EU-Kommission auf Schlingerkurs
31. Januar 2005Wie fördert man Wohlstand und Arbeitsplätze für eine Gemeinschaft aus 25 Staaten mit zusammen fast 450 Millionen Einwohnern, deren Wachstum nicht nur von Land zu Land, sondern auch von Region zu Region extrem schwankt? Für José Manuel Durão Barroso, seit November 2004 Präsident der EU-Kommission, ist dies die Kardinalfrage seiner fünfjährigen Amtszeit. Seine Vorstellungen hat der Portugiese Ende Januar in einer Grundsatzrede über die strategischen Ziele der Kommission klar gemacht.
Arbeit und Wohlstand für die Europäer
Überflüssige Regulierungen will er abbauen, die Bürokratie entschlacken.
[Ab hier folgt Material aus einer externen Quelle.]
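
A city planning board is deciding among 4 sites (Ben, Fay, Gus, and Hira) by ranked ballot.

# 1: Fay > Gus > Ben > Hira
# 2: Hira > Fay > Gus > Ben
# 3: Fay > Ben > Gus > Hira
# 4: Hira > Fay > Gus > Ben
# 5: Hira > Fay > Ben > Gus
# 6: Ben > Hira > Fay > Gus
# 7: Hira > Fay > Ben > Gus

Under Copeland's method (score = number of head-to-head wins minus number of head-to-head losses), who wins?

Pairwise results:
  Ben vs Fay: Fay wins 6–1.
  Ben vs Gus: Ben wins 4–3.
  Ben vs Hira: Hira wins 4–3.
  Fay vs Gus: Fay wins 7–0.
  Fay vs Hira: Hira wins 5–2.
  Gus vs Hira: Hira wins 5–2.
Copeland scores (wins − losses):
  Ben: 1 − 2 = -1
  Fay: 2 − 1 = 1
  Gus: 0 − 3 = -3
  Hira: 3 − 0 = 3
Hira has the best Copeland score.

Hira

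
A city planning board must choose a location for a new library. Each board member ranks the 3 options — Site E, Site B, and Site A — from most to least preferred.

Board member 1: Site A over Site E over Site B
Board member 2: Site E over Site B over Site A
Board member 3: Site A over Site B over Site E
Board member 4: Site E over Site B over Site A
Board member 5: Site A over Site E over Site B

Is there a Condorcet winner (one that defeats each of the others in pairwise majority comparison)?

Head-to-head results (5 voters total):
Site E vs Site B: Site E wins 4–1.
Site E vs Site A: Site A wins 3–2.
Site B vs Site A: Site A wins 3–2.
Site A beats each rival — Site E (3–2), Site B (3–2) — so Site A is the Condorcet winner.

Yes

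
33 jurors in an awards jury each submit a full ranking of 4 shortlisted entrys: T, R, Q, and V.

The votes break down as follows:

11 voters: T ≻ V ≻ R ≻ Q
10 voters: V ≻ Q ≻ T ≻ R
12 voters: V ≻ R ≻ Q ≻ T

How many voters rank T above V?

Ballots ranking T above V: 11.
Ballots ranking V above T: 10+12 = 22.
So 11 of 33 voters prefer T to V.

11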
Für Forschung und Bildung sollen in Zukunft mindestens 3 anstatt momentan 1,1 Prozent des Bruttoinlandsprodukts der EU ausgegeben werden. Europas Arbeitsmärkte müssten flexibler gestaltet werden. Schon bald soll es wesentlich einfacher werden, Dienstleistungen über Ländergrenzen hinweg anzubieten. Unternehmerfreundliches Europa heißt das Ziel. Das erfordere einen Veränderungsprozess "so kühn wie die Schaffung des Binnenmarktes, der Start des Euro oder die Erweiterung", orakelt der sozial-liberale Ex-Regierungschef.
Zusammen mit dem deutschen Industrie-Kommissar Günter Verheugen will Barroso dem Anspruch näher kommen, die EU zur wettbewerbsfähigsten Zone der Welt zu machen. Diesen Traum hatten die Europäer im Jahr 2000 in Lissabon formuliert. Der Kraftakt sollte ursprünglich bis 2010 geschafft sein. Angesichts der momentanen Wachstumsraten von durchschnittlich gerade zwei Prozent hat sich die Kommission inzwischen jedoch von dem gewagten Zeitplan verabschiedet, wie die Financial Times Deutschland berichtet.
"Eine dumme, nutzlose Debatte"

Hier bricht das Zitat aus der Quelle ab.